January American Naturalist highlights

Davidia involucrata, the handkerchief tree or dove tree, is widely cultivated in parks and gardens because of its striking white bracts, which can reach 50 square cm in size. What might be the function of these bracts" This question had never been investigated, partly perhaps because in its native habitat in subtropical western China the tree flowers during the rainy season. To find out the bracts’ function, scientists at Wuhan University in China observed pollinators and seed set in natural and manipulated flower heads that had their bracts removed or replaced by white or green paper. Davidia flowers are tiny and have no petals; their sole reward is pollen, which is offered over several days and collected by many species of bees. Experimental immersion of pollen grains in water resulted in rapid loss of viability, and flower heads that had their bracts removed lost a lot of pollen to rain. Together with the pollinating bees’ preference for white-bracted flower heads, these findings suggest that the huge bracts serve as a rain umbrella as well as a pollinator signal. Rain is a surprisingly understudied selective factor on flowers, especially as regards its effects on pollen viability. The results of this study also highlight the difficulty of experimentally dissecting a structure’s multipurpose function.

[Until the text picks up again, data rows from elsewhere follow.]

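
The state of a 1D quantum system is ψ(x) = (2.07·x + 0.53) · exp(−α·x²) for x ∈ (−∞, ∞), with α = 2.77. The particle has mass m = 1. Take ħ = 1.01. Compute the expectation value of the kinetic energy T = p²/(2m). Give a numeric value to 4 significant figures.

T = −(ħ²/2m) d²/dx², so ⟨T⟩ = −(ħ²/2m) ∫ ψ*·ψ'' dx / ∫|ψ|² dx; with m = 1.
Expand each integrand as polynomial × e^(−2αx²) and use ∫x^(2j)·e^(−2αx²) dx = (2j−1)!!/(4α)^j · √(π/(2α)), odd powers → 0; here √(π/(2α)) = 0.75304. Differentiate with the product rule, d/dx e^(−αx²) = −2αx·e^(−αx²).
State is unnormalized: ∫|ψ|² dx = 0.50275, and ∫ψ*·(−ħ²/2m · ψ'') dx = 1.5332, so ⟨T⟩ = 1.5332 / 0.50275.
⟨T⟩ = 3.0496.

3.050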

"Extending nonlinear analysis to short ecological time series"
Chih-hao Hsieh, Christian Anderson, and George Sugihara (University of California, San Diego)

Animal populations and the stock market are hard to forecast. Both are generated by complicated, interdependent systems. Unlike financial stocks, where trades are meticulously recorded, scientists began estimating animal populations only a few decades ago. But a new technique makes it possible to use the same tools some banks use to forecast the stock market and apply them to ecology. The newly developed “Dewdrop Regression” can forecast fish populations with 3% the data previously required through other methods, according to Hsieh, Anderson, and Sugihara in an article appearing in The American Naturalist.

The migration of the forecast tools from finance to ecology parallels Dr. Sugihara’s own journey. After proposing simplex projection in 1990 with Lord Robert May, later Chief Science Advisor of the UK and President of the Royal Society, Sugihara became a managing director of a major bank for several years. Returning to academia and ecology, “I realized that even great ecologists were working with time series only a few tens of points long,” Sugihara said. To apply data-hungry techniques to short time series, Hsieh et al. take data from several species collected simultaneously over a few years and stitch them together. A few test manipulations need to be applied; but when done properly, the technique is able to forecast with 15-20 points instead of 1,000. “You’re doing significantly better than chance within four years,” said Anderson.

But does it work for real world ecological problems" Using 40-year time series from 23 California fish species, Hsieh et al. showed that though they were <10% predictable alone, they become >60% predictable with the new procedure, combined with others from the same habitat. “When you consider that we’re predicting the change, not just raw abundance, this accuracy becomes very exciting,” Anderson said.